Fascinante para ‘radicais’ ou integrantes ‘de agora’, como Arbartavicius classifica os componentes das duas correntes do gótico atualmente, esse modo de ser atrai os adolescentes por oferecer ‘o incomum’, segundo a psicóloga Cynthia Ladvocat. ‘É uma forma de buscar a felicidade’, diz. Andar em grupos é encontrar no outro algo parecido consigo mesmo. É a construção de uma nova família, além de um convite à curiosidade, já que ser gótico não é algo facilmente identificável. É participar de um mistério que dá um quê especial à vida’, analisa.
Mistério foi o que tragou Lilly MissDark, 21, para esse mundo: ‘Adoro o desconhecido’. Na rotina da estudante de desenho industrial, gótica desde os 13 anos, sobra espaço para hábitos como a tradicional adoração ao isolamento, da escuridão, do vinho, dos escritos de autores como Lord Byron (1788-1824) e Álvares de Azevedo (1831-1852). ‘Ser gótico é, antes de tudo, cultivar e preservar a solidão.
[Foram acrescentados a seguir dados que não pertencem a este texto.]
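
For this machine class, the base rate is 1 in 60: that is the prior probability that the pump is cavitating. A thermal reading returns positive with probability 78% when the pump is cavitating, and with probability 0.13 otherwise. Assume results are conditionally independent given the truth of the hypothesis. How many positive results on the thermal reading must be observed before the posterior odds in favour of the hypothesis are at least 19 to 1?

Prior odds: (1/60) ÷ (59/60) = 1/59.
Likelihood ratio of a positive result = 0.78/0.13 = 6.
Target odds = 19.
Need (1/59) × 6ⁿ ≥ 19, i.e. 6ⁿ ≥ 1121.
6³ = 216 falls short of 1121 but 6⁴ = 1296 reaches it, so n = 4.

4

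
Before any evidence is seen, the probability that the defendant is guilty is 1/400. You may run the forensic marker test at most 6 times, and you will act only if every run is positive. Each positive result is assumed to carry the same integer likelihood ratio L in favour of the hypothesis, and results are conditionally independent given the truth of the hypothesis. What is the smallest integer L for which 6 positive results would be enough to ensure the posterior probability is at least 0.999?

9

Prior odds = 0.0025/0.9975 = 1/399.
Target odds = 0.999/0.001 = 999.
Need L⁶ ≥ 999 ÷ (1/399) = 398601.
8⁶ = 262144 < 398601 ≤ 531441 = 9⁶, so L = 9.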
Lamentamos a existência por meio da inexistência de esperança’, explica ela, que se considera ‘muito diferente dos góticos de hoje’ e que partilha com eles apenas uma característica: ‘raramente’ freqüenta cemitérios.
‘Já se nasce gótico. Alguém que diz ser gótico só por causa das festas e das bandas que estão na mídia não sabe qual é a essência do gótico, não conhece a cultura’, diz MissDark, mais conhecida pelo nome de Heartless entre a comunidade gótica e que prefere ouvir grupos como Atrocity, Theatre of Tragedy, Flowing Tears e Cradle of Filth.
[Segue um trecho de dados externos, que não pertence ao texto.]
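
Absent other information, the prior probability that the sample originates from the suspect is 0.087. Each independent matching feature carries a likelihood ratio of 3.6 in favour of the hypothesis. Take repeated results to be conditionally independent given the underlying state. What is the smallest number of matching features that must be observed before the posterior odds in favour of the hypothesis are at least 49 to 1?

Prior odds = 0.087/0.913 = 87/913.
Likelihood ratio per matching feature = 3.6.
Target odds = 49.
Require 3.6ⁿ ≥ 49 ÷ (87/913) = 44737/87.
3.6⁴ = 167.9616 falls short of 44737/87 but 3.6⁵ = 604.66176 reaches it, so n = 5.

5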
‘O gótico ficou muito banalizado’, endossa a webdesigner Mariana Mello, 23, integrante do ‘goticismo’, como a irmã, a estudante Noemi, 20. As duas foram a shows do Nightwish no Brasil em 2002 e 2000, mas não decidiram se vão neste ano.
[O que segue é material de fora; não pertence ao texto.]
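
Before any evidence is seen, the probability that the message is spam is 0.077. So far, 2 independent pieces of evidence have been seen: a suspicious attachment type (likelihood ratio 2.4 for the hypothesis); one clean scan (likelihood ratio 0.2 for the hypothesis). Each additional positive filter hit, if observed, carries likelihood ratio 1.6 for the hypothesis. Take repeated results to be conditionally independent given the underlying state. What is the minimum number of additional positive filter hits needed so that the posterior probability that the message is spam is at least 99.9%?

22

Prior odds = 0.077/0.923 = 77/923.
Combined Bayes factor of the evidence already in hand = 2.4 × 0.2 = 0.48.
Odds after that evidence = (77/923) × 0.48 = 924/23075.
Target odds = 0.999/0.001 = 999.
Need 1.6ⁿ ≥ 999 ÷ (924/23075) = 7683975/308.
1.6²¹ ≈19342.8 falls short of 7683975/308 but 1.6²² ≈30948.5 reaches it, so n = 22.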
Mariana e Noemi chegaram ao gótico por meio do rock. ‘A Noemi tinha uns 16 anos quando descobri que ela tinha parado de ouvir Sandy & Junior para escutar meus CDs’, diverte-se Mariana. ‘Não, eu ouvia muita coisa’, protesta a irmã, que também abandonou a prática de freqüentar a moradia dos mortos. Para ela, os cemitérios saíram da agenda gótica, sobretudo, pela falta de segurança e pelo aumento da dificuldade de entrada à noite nesses lugares. ‘Rola muito roubo lá dentro, e a vigilância está muito forte’, diz. ‘Eu não vou ao cemitério, não acho interessante, acho que não tem mais a ver’, apóia Mariana.
‘Para ser gótico, não precisa usar cruz, preto. No Brasil, não dá para ficar usando sobretudo, né? Você não vira gótico, você é gótico. E isso é ser uma pessoa mais pensativa, alguém que gosta de um bom livro, uma boa poesia, que gosta de beber um vinho’, descreve Noemi.

Som se abrigou no metal melódico

O movimento musical gótico surgiu na Inglaterra após a explosão do punk, no final dos anos 70. Os grupos adotaram o esquema do ‘faça você mesmo’ do punk e injetaram em suas letras mais pessimismo e muitos teclados. Morte, amores platônicos, misticismo, sangue, depressão… Eram os temas que assombravam bandas como The Cure, Bauhaus, Joy Division e Siouxsie and the Banshees.
Em meados dos anos 80, os artistas deram o braço a torcer ao pop. O rock gótico ficou assimilado ao mercado e as pequenas tribos correram atrás de bandas mais alternativas e fiéis ao início do movimento. O metal percebeu que a temática gótica poderia se encaixar ao peso das guitarras e da bateria. Apareciam assim, no início dos anos 90, grupos de som industrial e de black metal, que pegaram dos anos 80 o visual sombrio e conquistaram uma boa parte dos fãs órfãos desse mundo triste.